Within Araki’s works resides a prayer-like possibility: that fragments of daily life we might dismiss as “junk” can be transformed into art. Materials rediscovered by her are endowed with new stories, reborn, and set into circulation. In this sense, her work aligns with a positive aspect of capitalist society—the transformation and creation of value—while simultaneously functioning as an antithesis to mass consumption. Many objects dismissed as “junk” are products of such a society, rendered unnecessary once trends pass. Among her materials are those on the verge of sinking into oblivion. She gives them new narratives and passes them into the future.I describe her works as “beautiful cenotaphs” because a cenotaph inscribes the names and deeds of the dead, functioning as a device of memory that connects their traces to the future. It exists for the living, carrying new stories forward. In this sense, its role as both a memorial and a spiritual support resonates deeply with her works. Just as a cenotaph reinterprets inscribed meanings within new contexts, reconnecting memory, her works give new stories to things on the brink of oblivion and quietly regenerate them. The fragments revived by her hands resemble beautiful cenotaphs dedicated to things lost to oblivion.

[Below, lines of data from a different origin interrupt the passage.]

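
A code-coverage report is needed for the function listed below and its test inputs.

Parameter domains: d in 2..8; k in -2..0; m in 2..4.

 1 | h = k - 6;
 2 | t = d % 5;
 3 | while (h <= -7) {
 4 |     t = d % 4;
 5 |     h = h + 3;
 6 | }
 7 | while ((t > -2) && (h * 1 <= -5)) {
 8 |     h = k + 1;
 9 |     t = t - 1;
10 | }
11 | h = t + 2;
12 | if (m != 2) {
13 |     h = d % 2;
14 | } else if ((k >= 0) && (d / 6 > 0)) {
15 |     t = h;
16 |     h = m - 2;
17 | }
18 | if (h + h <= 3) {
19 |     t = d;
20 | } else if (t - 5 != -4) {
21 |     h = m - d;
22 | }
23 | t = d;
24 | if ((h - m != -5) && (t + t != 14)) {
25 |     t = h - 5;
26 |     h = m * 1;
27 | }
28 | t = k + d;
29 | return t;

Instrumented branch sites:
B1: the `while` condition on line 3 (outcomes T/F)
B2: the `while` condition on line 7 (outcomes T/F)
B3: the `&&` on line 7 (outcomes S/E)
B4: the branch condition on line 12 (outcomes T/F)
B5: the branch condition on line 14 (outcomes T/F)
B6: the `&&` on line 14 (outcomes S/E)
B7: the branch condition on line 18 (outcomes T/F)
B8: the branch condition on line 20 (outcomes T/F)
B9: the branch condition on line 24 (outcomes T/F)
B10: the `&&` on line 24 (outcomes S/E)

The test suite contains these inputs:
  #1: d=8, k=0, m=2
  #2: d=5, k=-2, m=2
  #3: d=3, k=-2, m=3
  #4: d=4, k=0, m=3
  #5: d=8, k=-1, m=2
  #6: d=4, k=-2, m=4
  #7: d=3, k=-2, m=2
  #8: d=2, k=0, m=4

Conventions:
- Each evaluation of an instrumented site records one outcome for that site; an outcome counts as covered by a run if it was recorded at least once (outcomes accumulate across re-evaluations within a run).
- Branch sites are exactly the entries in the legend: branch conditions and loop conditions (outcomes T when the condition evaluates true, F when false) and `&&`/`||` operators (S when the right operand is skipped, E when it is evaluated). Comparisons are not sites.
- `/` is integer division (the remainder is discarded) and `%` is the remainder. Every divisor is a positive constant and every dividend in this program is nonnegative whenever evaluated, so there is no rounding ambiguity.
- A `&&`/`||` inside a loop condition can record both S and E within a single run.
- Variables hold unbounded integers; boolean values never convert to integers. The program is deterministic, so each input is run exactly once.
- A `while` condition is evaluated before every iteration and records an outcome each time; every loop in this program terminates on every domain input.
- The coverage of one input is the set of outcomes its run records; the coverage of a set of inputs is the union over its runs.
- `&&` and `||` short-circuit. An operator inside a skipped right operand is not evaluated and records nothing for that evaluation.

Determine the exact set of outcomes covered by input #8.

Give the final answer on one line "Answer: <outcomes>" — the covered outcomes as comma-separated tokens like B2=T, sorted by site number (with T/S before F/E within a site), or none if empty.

Running input #8 (d=2, k=0, m=4), event by event:
  B1->F, B3->E, B2->T, B3->E, B2->F, B4->T, B7->T, B10->E, B9->T
collecting distinct outcomes: B1=F, B2=T, B2=F, B3=E, B4=T, B7=T, B9=T, B10=E

Answer: B1=F, B2=T, B2=F, B3=E, B4=T, B7=T, B9=T, B10=E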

The “beauty” in Araki’s work is inherently ambivalent. As noted earlier, her fundamental creative impulse lies in the dual axes of life and death—not opposing forces, but ones that continually circulate and repeat. While her works appear to present a complete aesthetic world, the fact that her method is continuously repeated suggests an endless chain—like mirrors facing each other, generating infinite reflections.
Just as a “beautiful cenotaph” evokes both beauty and death, beneath the surface beauty of her works lies the very existence of the materials themselves. Indeed, by pursuing beauty to its utmost and making it an end in itself, the subtle distortions and fundamental incongruities that arise when heterogeneous materials are combined become even more sharply visible.
In this sense, Araki’s “beautiful cenotaphs” contain a critical perspective on the very framework of beauty. They invert the question of what beauty is, quietly unsettling existing systems and values while striving to transcend them.